On December 9th, a massive offensive began. After 3 days of fighting and heavy losses on the Chinese side, the defending Chinese army pulled out of the city and retreated to the far side of the Yangtze River. On the 13th, 71 years ago this day, once the Chinese army was out of the way, the massacre began. For the following 6 weeks, the occupying Japanese forces engaged in an orgy of raping and pillaging and mass execution that in the end claimed an estimated 300,000 lives and ruined far more.

So that, in brief, reducing 6 excruciating weeks of suffering to a few paragraphs painless to read, is the story of the Nanjing Massacre. The Rape of Nanking, it’s also called, after the title of a book recounting the atrocity in in-depth detail.

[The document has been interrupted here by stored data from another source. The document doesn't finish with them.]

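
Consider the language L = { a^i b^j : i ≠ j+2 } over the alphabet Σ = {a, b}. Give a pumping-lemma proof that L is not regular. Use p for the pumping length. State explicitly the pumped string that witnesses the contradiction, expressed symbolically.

Toward a contradiction, assume L is regular with pumping length p.
Choose w = a^p b^{p+p!-2}. Since p ≠ (p+p!-2)+2 = p+p!, w ∈ L; and |w| ≥ p.
The pumping lemma gives a decomposition w = xyz where |xy| ≤ p and |y| > 0.
The first p characters of w are a's, so xy (and hence y) consists only of a's. Write y = a^k, 1 ≤ k ≤ p.
Since 1 ≤ k ≤ p, k divides p!; set t = 1 + p!/k. Then xy^t z has p + (p!/k)·k = p + p! copies of a. Now the a-count is p+p! and (b-count)+2 = (p+p!-2)+2 = p+p!, so i ≠ j+2 fails. So xy^t z = a^{p+p!} b^{p+p!-2} ∉ L.
Contradiction. Therefore L is not regular.

a^{p+p!} b^{p+p!-2}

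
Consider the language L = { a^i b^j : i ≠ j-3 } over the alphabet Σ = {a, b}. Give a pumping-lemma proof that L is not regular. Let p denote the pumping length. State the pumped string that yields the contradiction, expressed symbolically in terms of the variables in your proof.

Assume L is regular; let p be its pumping constant.
Choose w = a^p b^{p+p!+3}. Since p ≠ (p+p!+3)-3 = p+p!, w ∈ L; and |w| ≥ p.
By the pumping lemma, w = xyz with |xy| ≤ p and y is nonempty.
Because |xy| ≤ p and w begins with p copies of a, we have y = a^k with 1 ≤ k ≤ p.
Since 1 ≤ k ≤ p, k divides p!; set t = 1 + p!/k. Then xy^t z has p + (p!/k)·k = p + p! copies of a. Now the a-count is p+p! and (b-count)-3 = (p+p!+3)-3 = p+p!, so i ≠ j-3 fails. So xy^t z = a^{p+p!} b^{p+p!+3} ∉ L.
This contradicts the pumping lemma, so L is not regular.

a^{p+p!} b^{p+p!+3}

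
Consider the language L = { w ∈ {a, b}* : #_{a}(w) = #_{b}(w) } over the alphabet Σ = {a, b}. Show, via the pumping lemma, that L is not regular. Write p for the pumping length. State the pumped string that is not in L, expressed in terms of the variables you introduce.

Assume L is regular. Let p be the pumping length given by the pumping lemma.
Choose w = a^p b^p ∈ L with |w| = 2p ≥ p.
Write w = xyz as guaranteed by the lemma, with |xy| ≤ p and y is nonempty.
Because |xy| ≤ p and w begins with p copies of a, we have y = a^k with 1 ≤ k ≤ p.
Pump with i = 2: xy^2z = a^{p+k} b^p has p+k occurrences of a but only p of b. Since k ≥ 1 the counts differ, so xy^2z ∉ L.
Contradiction. Therefore L is not regular.

a^{p+k} b^p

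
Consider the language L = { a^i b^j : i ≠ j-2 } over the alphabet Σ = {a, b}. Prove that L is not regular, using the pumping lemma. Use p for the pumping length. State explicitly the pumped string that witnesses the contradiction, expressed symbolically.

Toward a contradiction, assume L is regular with pumping length p.
Choose w = a^p b^{p+p!+2}. Since p ≠ (p+p!+2)-2 = p+p!, w ∈ L; and |w| ≥ p.
By the pumping lemma, w = xyz with |xy| ≤ p and |y| > 0.
Since the first p symbols of w are all a's and |xy| ≤ p, y lies entirely in the leading a-block: y = a^k for some k with 1 ≤ k ≤ p.
Since 1 ≤ k ≤ p, k divides p!; set t = 1 + p!/k. Then xy^t z has p + (p!/k)·k = p + p! copies of a. Now the a-count is p+p! and (b-count)-2 = (p+p!+2)-2 = p+p!, so i ≠ j-2 fails. So xy^t z = a^{p+p!} b^{p+p!+2} ∉ L.
This contradicts the pumping lemma, so L is not regular.

a^{p+p!} b^{p+p!+2}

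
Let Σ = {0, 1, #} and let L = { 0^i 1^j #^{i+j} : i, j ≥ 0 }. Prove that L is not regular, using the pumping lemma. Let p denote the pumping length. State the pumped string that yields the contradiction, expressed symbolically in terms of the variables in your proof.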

Sitting there on the floor beside my host family’s coffee table drawing a picture of a rose for my host sister when the sirens started blaring in the distance, struck me into somber silence the chilling pictures I’d seen during my recent visit to the Nanjing Massacre Museum flashed before my mind’s eye. The rest of the household took pause too, but only for a second (“Oh, that’s right, today’s the anniversary of the massacre,” my host parents commented nonchalantly), and then went back about their business. After several minutes more of continuing to color my rose with an unsettled heart while the sirens still sounded, the time came for Ayi and me to head out again for our haircut.

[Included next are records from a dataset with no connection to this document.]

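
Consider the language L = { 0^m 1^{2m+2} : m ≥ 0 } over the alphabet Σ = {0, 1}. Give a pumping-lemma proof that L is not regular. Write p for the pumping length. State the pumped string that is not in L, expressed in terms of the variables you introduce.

0^{p+k} 1^{2p+2}

Toward a contradiction, assume L is regular with pumping length p.
Let w = 0^p 1^{2p+2} ∈ L; note |w| = 3p+2 ≥ p.
Write w = xyz as guaranteed by the lemma, with |xy| ≤ p and |y| > 0.
The first p characters of w are 0's, so xy (and hence y) consists only of 0's. Write y = 0^k, 1 ≤ k ≤ p.
Pump with i = 2: xy^2z = 0^{p+k} 1^{2p+2}. For this to lie in L we would need 2p+2 = 2(p+k)+2, which forces k = 0. But k ≥ 1, so xy^2z ∉ L.
This contradicts the pumping lemma, so L is not regular.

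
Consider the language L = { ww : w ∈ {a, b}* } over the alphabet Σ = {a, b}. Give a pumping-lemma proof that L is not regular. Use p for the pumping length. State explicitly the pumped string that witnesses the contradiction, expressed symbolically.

Toward a contradiction, assume L is regular with pumping length p.
Take w = a^p b^p a^p b^p = uu where u = a^pb^p; then w ∈ L and |w| = 4p ≥ p.
Write w = xyz as guaranteed by the lemma, with |xy| ≤ p and |y| > 0.
Because |xy| ≤ p and w begins with p copies of a, we have y = a^k with 1 ≤ k ≤ p.
Pump with i = 2: xy^2z = a^{p+k} b^p a^p b^p, of length 4p+k. Suppose this equals vv. The string starts with a and ends with b, so v does too; thus the boundary between the two copies of v is a b→a transition. There is exactly one such transition, at position 2p+k, so |v| = 2p+k and |vv| = 4p+2k ≠ 4p+k since k ≥ 1. So xy^2z ∉ L.
This contradicts the pumping lemma, so L is not regular.

a^{p+k} b^p a^p b^p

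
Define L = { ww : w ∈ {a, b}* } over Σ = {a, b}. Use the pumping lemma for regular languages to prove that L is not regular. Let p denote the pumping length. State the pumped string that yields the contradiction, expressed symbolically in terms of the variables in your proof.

a^{p+k} b^p a^p b^p

Assume L is regular. Let p be the pumping length given by the pumping lemma.
Take w = a^p b^p a^p b^p = uu where u = a^pb^p; then w ∈ L and |w| = 4p ≥ p.
By the pumping lemma, w = xyz with |xy| ≤ p and y is nonempty.
The first p characters of w are a's, so xy (and hence y) consists only of a's. Write y = a^k, 1 ≤ k ≤ p.
Pump with i = 2: xy^2z = a^{p+k} b^p a^p b^p, of length 4p+k. Suppose this equals vv. The string starts with a and ends with b, so v does too; thus the boundary between the two copies of v is a b→a transition. There is exactly one such transition, at position 2p+k, so |v| = 2p+k and |vv| = 4p+2k ≠ 4p+k since k ≥ 1. So xy^2z ∉ L.
This is a contradiction; hence L is not regular.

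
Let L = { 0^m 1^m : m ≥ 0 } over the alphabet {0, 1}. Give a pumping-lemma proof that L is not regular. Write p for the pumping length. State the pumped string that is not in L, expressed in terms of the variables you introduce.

Suppose for contradiction that L is regular, and let p be the pumping length.
Let w = 0^p 1^p ∈ L; note |w| = 2p ≥ p.
Write w = xyz as guaranteed by the lemma, with |xy| ≤ p and y is nonempty.
Because |xy| ≤ p and w begins with p copies of 0, we have y = 0^k with 1 ≤ k ≤ p.
Pump with i = 2: xy^2z = 0^{p+k} 1^p. For this to lie in L we would need p = p+k, which forces k = 0. But k ≥ 1, so xy^2z ∉ L.
This contradicts the pumping lemma, so L is not regular.

0^{p+k} 1^p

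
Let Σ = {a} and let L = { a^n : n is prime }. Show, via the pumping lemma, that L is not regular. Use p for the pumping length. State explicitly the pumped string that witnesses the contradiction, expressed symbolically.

a^{q(1+k)}

Assume L is regular; let p be its pumping constant.
Let q be a prime with q ≥ p+2 (infinitely many primes exist), and take w = a^q ∈ L with |w| = q ≥ p.
Write w = xyz as guaranteed by the lemma, with |xy| ≤ p and |y| > 0.
Then y = a^k for some k with 1 ≤ k ≤ p.
Since 1 ≤ k ≤ p, |xz| = q-k. Pump with i = q+1: |xy^{q+1}z| = (q-k)+(q+1)k = q+qk = q(1+k), which is composite (both factors ≥ 2). So xy^{q+1}z = a^{q(1+k)} ∉ L.
Contradiction. Therefore L is not regular.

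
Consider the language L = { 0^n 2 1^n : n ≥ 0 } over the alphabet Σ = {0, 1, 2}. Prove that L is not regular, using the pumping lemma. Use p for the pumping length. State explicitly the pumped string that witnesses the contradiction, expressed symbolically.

0^{p+k} 2 1^p

Assume L is regular. Let p be the pumping length given by the pumping lemma.
Take w = 0^p 2 1^p ∈ L with |w| = 2p+1 ≥ p.
The pumping lemma gives a decomposition w = xyz where |xy| ≤ p and |y| ≥ 1.
Since the first p symbols of w are all 0's and |xy| ≤ p, y lies entirely in the leading 0-block: y = 0^k for some k with 1 ≤ k ≤ p.
Pump with i = 2: xy^2z = 0^{p+k} 2 1^p, which would require p+k = p. But k ≥ 1, so xy^2z ∉ L.
This contradicts the pumping lemma, so L is not regular.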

Out on the streets, the city seemed to mirror en masse the response I’d found at home. People chatted and smiled and laughed and went about their normal business as though they were deaf to the wail of the sirens. By now, I guess, after 71 years have passed and the people of Nanjing have gotten used to this annual memorial, that kind of reaction is understandable. But to this newcomer to Nanjing, the haunting song of the sirens was rather harrowing and struck me into silence while they echoed across the city for what seemed like at least an hour.

After that unsettling walk back to the hair salon, still no luck: we arrived to find the lights still off and the doors still locked. But there was someone home: a chubby man sprawled out on the waiting room couch covered by towels. Ayi, adamant about getting her haircut, knocked on the door, and woke him up. After being told that it would still be a good hour and a half before people proficient in cutting hair would—maybe—arrive, Ayi proceeded to wait two hours before finding out that her coupon had expired and giving up. I gave up much sooner and returned home to write.